Bab 1 – Air Mata yang Didengar

Doa itu bukan pertama kalinya aku menangis. Tapi mungkin itulah pertama kalinya aku sadar bahwa Tuhan benar-benar mendengarkan.

Aku tidak tahu bagaimana menjelaskan perasaan itu. Tapi setiap kali air mata jatuh sambil menyebut nama-Nya, ada damai yang pelan-pelan mengalir di sela gelisahku. Aku tidak merasa langsung dikuatkan. Tapi aku tahu aku tidak sendirian.

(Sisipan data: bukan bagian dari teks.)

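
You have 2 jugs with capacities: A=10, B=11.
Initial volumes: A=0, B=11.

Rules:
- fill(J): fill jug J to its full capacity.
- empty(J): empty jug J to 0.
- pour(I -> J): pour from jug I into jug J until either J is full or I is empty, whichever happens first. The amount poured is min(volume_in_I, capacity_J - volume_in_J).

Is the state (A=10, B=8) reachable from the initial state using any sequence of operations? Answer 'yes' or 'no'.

Answer: yes

Derivation:
BFS from (A=0, B=11):
  1. fill(A) -> (A=10 B=11)
  2. empty(B) -> (A=10 B=0)
  3. pour(A -> B) -> (A=0 B=10)
  4. fill(A) -> (A=10 B=10)
  5. pour(A -> B) -> (A=9 B=11)
  6. empty(B) -> (A=9 B=0)
  7. pour(A -> B) -> (A=0 B=9)
  8. fill(A) -> (A=10 B=9)
  9. pour(A -> B) -> (A=8 B=11)
  10. empty(B) -> (A=8 B=0)
  11. pour(A -> B) -> (A=0 B=8)
  12. fill(A) -> (A=10 B=8)
Target reached → yes.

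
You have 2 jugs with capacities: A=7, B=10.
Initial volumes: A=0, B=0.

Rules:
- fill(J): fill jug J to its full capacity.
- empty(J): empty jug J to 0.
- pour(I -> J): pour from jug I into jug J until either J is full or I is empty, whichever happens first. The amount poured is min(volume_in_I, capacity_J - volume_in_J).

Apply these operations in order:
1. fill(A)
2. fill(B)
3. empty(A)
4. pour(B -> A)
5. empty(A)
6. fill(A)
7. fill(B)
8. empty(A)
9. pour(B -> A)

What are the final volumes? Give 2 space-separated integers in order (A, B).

Answer: 7 3

Derivation:
Step 1: fill(A) -> (A=7 B=0)
Step 2: fill(B) -> (A=7 B=10)
Step 3: empty(A) -> (A=0 B=10)
Step 4: pour(B -> A) -> (A=7 B=3)
Step 5: empty(A) -> (A=0 B=3)
Step 6: fill(A) -> (A=7 B=3)
Step 7: fill(B) -> (A=7 B=10)
Step 8: empty(A) -> (A=0 B=10)
Step 9: pour(B -> A) -> (A=7 B=3)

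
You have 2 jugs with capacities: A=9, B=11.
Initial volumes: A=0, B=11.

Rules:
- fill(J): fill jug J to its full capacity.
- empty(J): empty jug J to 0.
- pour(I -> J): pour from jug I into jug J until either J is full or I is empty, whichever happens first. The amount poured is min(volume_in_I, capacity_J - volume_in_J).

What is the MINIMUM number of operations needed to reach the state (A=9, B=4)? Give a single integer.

BFS from (A=0, B=11). One shortest path:
  1. pour(B -> A) -> (A=9 B=2)
  2. empty(A) -> (A=0 B=2)
  3. pour(B -> A) -> (A=2 B=0)
  4. fill(B) -> (A=2 B=11)
  5. pour(B -> A) -> (A=9 B=4)
Reached target in 5 moves.

Answer: 5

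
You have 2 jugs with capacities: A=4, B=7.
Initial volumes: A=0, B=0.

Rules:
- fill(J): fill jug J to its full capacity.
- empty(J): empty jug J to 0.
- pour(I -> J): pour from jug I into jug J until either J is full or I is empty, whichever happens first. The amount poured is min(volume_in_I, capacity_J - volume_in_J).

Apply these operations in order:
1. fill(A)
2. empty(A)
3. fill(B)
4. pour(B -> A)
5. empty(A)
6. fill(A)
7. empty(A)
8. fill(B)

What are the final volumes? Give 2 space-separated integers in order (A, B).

Step 1: fill(A) -> (A=4 B=0)
Step 2: empty(A) -> (A=0 B=0)
Step 3: fill(B) -> (A=0 B=7)
Step 4: pour(B -> A) -> (A=4 B=3)
Step 5: empty(A) -> (A=0 B=3)
Step 6: fill(A) -> (A=4 B=3)
Step 7: empty(A) -> (A=0 B=3)
Step 8: fill(B) -> (A=0 B=7)

Answer: 0 7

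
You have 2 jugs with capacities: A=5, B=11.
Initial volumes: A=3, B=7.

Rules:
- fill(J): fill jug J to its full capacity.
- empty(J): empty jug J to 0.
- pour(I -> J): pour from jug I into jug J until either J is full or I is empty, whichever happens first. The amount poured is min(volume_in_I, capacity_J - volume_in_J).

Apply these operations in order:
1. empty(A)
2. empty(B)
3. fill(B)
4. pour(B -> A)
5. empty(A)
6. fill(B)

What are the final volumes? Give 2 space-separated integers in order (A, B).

Step 1: empty(A) -> (A=0 B=7)
Step 2: empty(B) -> (A=0 B=0)
Step 3: fill(B) -> (A=0 B=11)
Step 4: pour(B -> A) -> (A=5 B=6)
Step 5: empty(A) -> (A=0 B=6)
Step 6: fill(B) -> (A=0 B=11)

Answer: 0 11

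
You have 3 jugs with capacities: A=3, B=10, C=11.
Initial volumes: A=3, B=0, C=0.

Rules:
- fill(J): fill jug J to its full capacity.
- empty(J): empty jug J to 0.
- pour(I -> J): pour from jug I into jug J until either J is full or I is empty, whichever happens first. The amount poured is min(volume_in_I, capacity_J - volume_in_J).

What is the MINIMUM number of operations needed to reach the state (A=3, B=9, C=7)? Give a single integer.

Answer: 8

Derivation:
BFS from (A=3, B=0, C=0). One shortest path:
  1. fill(B) -> (A=3 B=10 C=0)
  2. pour(B -> C) -> (A=3 B=0 C=10)
  3. pour(A -> B) -> (A=0 B=3 C=10)
  4. fill(A) -> (A=3 B=3 C=10)
  5. pour(A -> B) -> (A=0 B=6 C=10)
  6. fill(A) -> (A=3 B=6 C=10)
  7. pour(A -> B) -> (A=0 B=9 C=10)
  8. pour(C -> A) -> (A=3 B=9 C=7)
Reached target in 8 moves.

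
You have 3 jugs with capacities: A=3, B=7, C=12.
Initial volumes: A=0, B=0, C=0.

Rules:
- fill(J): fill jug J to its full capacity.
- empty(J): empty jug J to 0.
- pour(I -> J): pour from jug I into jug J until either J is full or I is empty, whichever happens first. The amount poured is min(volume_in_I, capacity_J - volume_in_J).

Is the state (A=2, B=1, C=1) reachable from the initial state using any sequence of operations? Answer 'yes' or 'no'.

Answer: no

Derivation:
BFS explored all 284 reachable states.
Reachable set includes: (0,0,0), (0,0,1), (0,0,2), (0,0,3), (0,0,4), (0,0,5), (0,0,6), (0,0,7), (0,0,8), (0,0,9), (0,0,10), (0,0,11) ...
Target (A=2, B=1, C=1) not in reachable set → no.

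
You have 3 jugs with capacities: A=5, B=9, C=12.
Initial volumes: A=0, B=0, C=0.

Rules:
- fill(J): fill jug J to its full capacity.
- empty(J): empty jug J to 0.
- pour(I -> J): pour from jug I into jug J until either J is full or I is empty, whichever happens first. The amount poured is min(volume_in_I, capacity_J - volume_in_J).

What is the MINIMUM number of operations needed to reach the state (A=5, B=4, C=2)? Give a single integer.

BFS from (A=0, B=0, C=0). One shortest path:
  1. fill(B) -> (A=0 B=9 C=0)
  2. fill(C) -> (A=0 B=9 C=12)
  3. pour(B -> A) -> (A=5 B=4 C=12)
  4. empty(A) -> (A=0 B=4 C=12)
  5. pour(C -> A) -> (A=5 B=4 C=7)
  6. empty(A) -> (A=0 B=4 C=7)
  7. pour(C -> A) -> (A=5 B=4 C=2)
Reached target in 7 moves.

Answer: 7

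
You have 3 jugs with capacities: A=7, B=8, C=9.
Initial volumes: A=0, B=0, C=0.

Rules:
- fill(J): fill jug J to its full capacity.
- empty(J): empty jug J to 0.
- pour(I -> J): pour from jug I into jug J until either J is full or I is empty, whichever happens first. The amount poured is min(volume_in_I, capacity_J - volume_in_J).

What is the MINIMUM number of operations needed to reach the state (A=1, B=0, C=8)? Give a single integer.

BFS from (A=0, B=0, C=0). One shortest path:
  1. fill(C) -> (A=0 B=0 C=9)
  2. pour(C -> B) -> (A=0 B=8 C=1)
  3. pour(C -> A) -> (A=1 B=8 C=0)
  4. pour(B -> C) -> (A=1 B=0 C=8)
Reached target in 4 moves.

Answer: 4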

Masa SMP membuka ruang baru yang Tuhan pakai untuk menumbuhkan karunia dalam diriku. Salah satunya melalui guru agama Kristen kami yang luar biasa. Ia bukan hanya mengajarkan ayat-ayat Alkitab, tapi juga menghidupi firman itu lewat kisah dan kehangatan hidupnya. Ia suka bercerita. Tentang Alkitab, tentang hidup, tentang bagaimana Tuhan bekerja dalam hal-hal kecil. Aku betul-betul menikmati setiap jam pelajaran agama di ruang khusus itu—ruang agama—yang terasa seperti oasis. Ruang yang tenang, lembut, dan hangat, seolah Tuhan sedang berbicara dalam nada-nada rendah yang menyejukkan jiwa.

Di sanalah, tanpa sadar, aku belajar mendengarkan. Mendengarkan cerita. Mendengarkan kisah hidup. Mendengarkan hati orang lain lewat sapaan dan ekspresi mereka. Mungkin inilah awal mula karunia itu mulai disemai—karunia untuk mendengarkan, bukan sekadar dengan telinga, tapi dengan hati yang hadir.

Tak hanya itu. Kehidupan persekutuan siswa Kristen di SMP juga menjadi rumah kecil yang penuh kasih. Kami saling mendoakan, saling berbagi pergumulan, bahkan saling menangis. Aku bukan anak yang banyak bicara saat itu. Tapi aku sering menjadi tempat teman-temanku bercerita. Bukan karena aku pandai menasihati, tapi karena aku mendengarkan dengan sungguh-sungguh.

Mungkin waktu itu aku belum tahu bahwa mendengarkan bisa menjadi pelayanan. Tapi Tuhan sudah mulai menenun benang merah-Nya dari sana—di antara air mata, ruang kelas yang penuh cerita, dan pertemanan yang menguatkan jiwa.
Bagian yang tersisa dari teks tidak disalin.